Armed rebels opposed to the new authorities in Kiev then took over large parts of two regions bordering Russia, setting off a war that has killed more than 5,600 people.
A peace plan envisioning a ceasefire and pullback of heavy weapons was signed 10 days ago but ceasefire violations continue.
Ukraine plans to begin pulling back heavy weaponry from the front lines today in accordance with the peace plan, a military spokesman said.
Ukrainian military spokesman Colonel Andriy Lysenko said that the withdrawal was to begin, but did not give further details.
Rebel spokesman Eduard Basurin said the pullback from both sides is to take place between today and March 7, but he did not specify whether rebels had made any moves yet. There was no immediate confirmation that the withdrawal had begun.
Both sides are to pull back their big guns and rockets from 15 to 43 miles away from the conflict line - depending on the weapons' size - creating a buffer zone of between 31 and 87 miles.

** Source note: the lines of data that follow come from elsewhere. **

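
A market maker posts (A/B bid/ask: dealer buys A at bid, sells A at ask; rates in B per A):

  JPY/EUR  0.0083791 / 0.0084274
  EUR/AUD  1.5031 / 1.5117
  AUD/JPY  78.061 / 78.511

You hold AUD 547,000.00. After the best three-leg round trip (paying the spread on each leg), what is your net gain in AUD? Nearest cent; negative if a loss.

Net result: AUD -113.00 (no profitable arbitrage after spreads)

Best loop AUD → EUR → JPY → AUD:
AUD 547,000.00 ÷ 1.5117 (buy EUR at ask) = EUR 361,844.28
EUR 361,844.28 ÷ 0.0084274 (buy JPY at ask) = JPY 42,936,645
JPY 42,936,645 ÷ 78.511 (buy AUD at ask) = AUD 546,887.00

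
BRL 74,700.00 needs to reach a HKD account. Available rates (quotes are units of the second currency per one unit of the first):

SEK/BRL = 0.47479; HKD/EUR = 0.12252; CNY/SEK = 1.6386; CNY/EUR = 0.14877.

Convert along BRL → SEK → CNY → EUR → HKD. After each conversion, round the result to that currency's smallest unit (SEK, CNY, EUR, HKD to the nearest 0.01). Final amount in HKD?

BRL 74,700.00 ÷ 0.47479 = SEK 157,332.72
SEK 157,332.72 ÷ 1.6386 = CNY 96,016.55
CNY 96,016.55 × 0.14877 = EUR 14,284.38
EUR 14,284.38 ÷ 0.12252 = HKD 116,588.15

HKD 116,588.15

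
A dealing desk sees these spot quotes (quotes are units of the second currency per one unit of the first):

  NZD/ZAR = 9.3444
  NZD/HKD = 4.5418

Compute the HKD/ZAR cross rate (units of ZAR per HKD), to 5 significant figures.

HKD/ZAR = 2.0574

1 HKD ÷ 4.5418 = 0.220177 NZD
0.220177 NZD × 9.3444 = 2.05742 ZAR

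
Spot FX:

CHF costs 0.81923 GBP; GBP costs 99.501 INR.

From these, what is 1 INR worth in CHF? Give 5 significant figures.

INR/CHF = 0.012268

1 INR ÷ 99.501 = 0.0100502 GBP
0.0100502 GBP ÷ 0.81923 = 0.0122678 CHF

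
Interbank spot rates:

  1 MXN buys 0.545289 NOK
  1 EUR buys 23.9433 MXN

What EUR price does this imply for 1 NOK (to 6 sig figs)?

1 NOK ÷ 0.545289 = 1.83389 MXN
1.83389 MXN ÷ 23.9433 = 0.076593 EUR

NOK/EUR = 0.0765930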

The buffer zone was a main element of a peace agreement worked out in marathon negotiations 10 days ago in Minsk, Belarus. It also calls for a full exchange of war captives.
Late yesterday, 139 Ukrainian soldiers and 52 rebels were exchanged; it remains unclear how many prisoners in total are on each side and when other swaps might take place.
The ceasefire that was the first element of the Minsk plan was called into effect last Sunday.
Ukraine said Russia-backed separatists violated the ceasefire a dozen times during the night with artillery and rocket attacks and an attempt to storm a Ukrainian encampment.
Mr Lysenko said one serviceman was killed and three wounded over the past day.
Explosions were heard in the main rebel-held city of Donetsk around dawn today and a rebel website says several buildings in the city were damaged by artillery.
Despite the reported violations, the level of firing appeared to be far lower than a week ago.
Among the attacks reported by the Ukrainian military was an attempt to storm positions in the village of Shyrokyne near the port city of Mariupol.
That city remains of strategic concern to Ukraine because rebel seizure of it could help establish a land corridor between mainland Russia and the Russia-annexed Crimean peninsula.
Kharkiv has considerable symbolic importance in the drama of Mr Yanukovych's ouster.
Part of the heavily-industrialised east that had been his base of support, the city was the last place he was publicly seen in Ukraine before surfacing in exile in Russia.
He had fled Kiev the evening before and in Kharkiv he gave a video interview bitterly likening the protesters against him to Nazis.
Opponents of the new Kiev regime seized some buildings in Kharkiv after his ouster but unlike the neighbouring Donetsk and Luhansk regions, the city settled down and remained in government control.
In Kiev, thousands participated in a march today commemorating the events of a year ago and honouring the more than 100 protesters who died during them.
President Petro Poroshenko led the ceremony, joined by foreign representatives including the presidents of Poland, Lithuania, Germany, Georgia and the European Union.